Wilhelmina Gerretje Sablairolles (11 August 1818 – 19 August 1891) was a Dutch stage actress. She was born into a thespian family and began her career as a child. As an young woman, she performed in breeches and ingénue roles. Her stage career lasted for forty-two years.

== Biography ==
Sablairolles was born on 11 August 1818 in The Hague to Jacob Hendrik Sablairolles, an actor, and Johanna Scholten, a costume dresser. Her sisters, Suzanna Nannette, Sophie Theodora, and Henriëtte Jacqueline, also became actresses. She was raised in the Protestant faith.

As a child, Sablairolles was involved with a theatre company ran by Willem Weddelooper and, from 1833 to 1876, with Le Gras, Van Zuylen, and Haspels in Rotterdam. She was also involved at the Zuid-Hollandsche Tooneelisten. She performed for the first time at the age of four, as Karel in August Wilhelm Iffland's The Player of Revanche Prague. She performed at the Kleine Komedie in Rotterdam until 1884. Her career began with child roles and later progressed to breeches roles and ingénue roles.

In 1845, Sablairolles married the painter Jean Cretien Valois. She gave birth to eight children, six of whom lived to adulthood. Three of their daughters, Wilhelmina, Jacqueline Henriette, and Esther Johanna went on to become actresses.
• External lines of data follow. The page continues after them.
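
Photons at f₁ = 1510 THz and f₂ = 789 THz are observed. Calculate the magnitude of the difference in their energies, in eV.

2.98 eV

Using E = hf: E₁ = 1.001 × 10^-18 J, E₂ = 5.228 × 10^-19 J.
|ΔE| = |1.001 × 10^-18 − 5.228 × 10^-19| = 4.78 × 10^-19 J = 2.98 eV.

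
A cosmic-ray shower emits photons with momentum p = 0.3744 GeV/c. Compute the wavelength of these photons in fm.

Use h = 6.62607015e-34 J·s, c = 2.99792458e8 m/s, 1 eV = 1.602176634e-19 J.
In SI units: p = 0.3744 GeV/c = 2.0009e-19 kg·m/s.
For a photon λ = h/p, so λ = 3.312e-15 m.
Converting to fm: λ = 3.312 fm ≈ 3.31 fm.

3.31 fm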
She was the aunt of the actor and playwright August Kiehl.

Her husband became the theater director at Koninklijke Schouwburg in 1854, after which she was often given leading roles. Sablairolles was referred to "The Hague's wife Kleine", in reference to Maria Kleine-Gartman, who was a leading actress in the Netherlands.

Sablairolles died on 19 August 1891 in Rotterdam.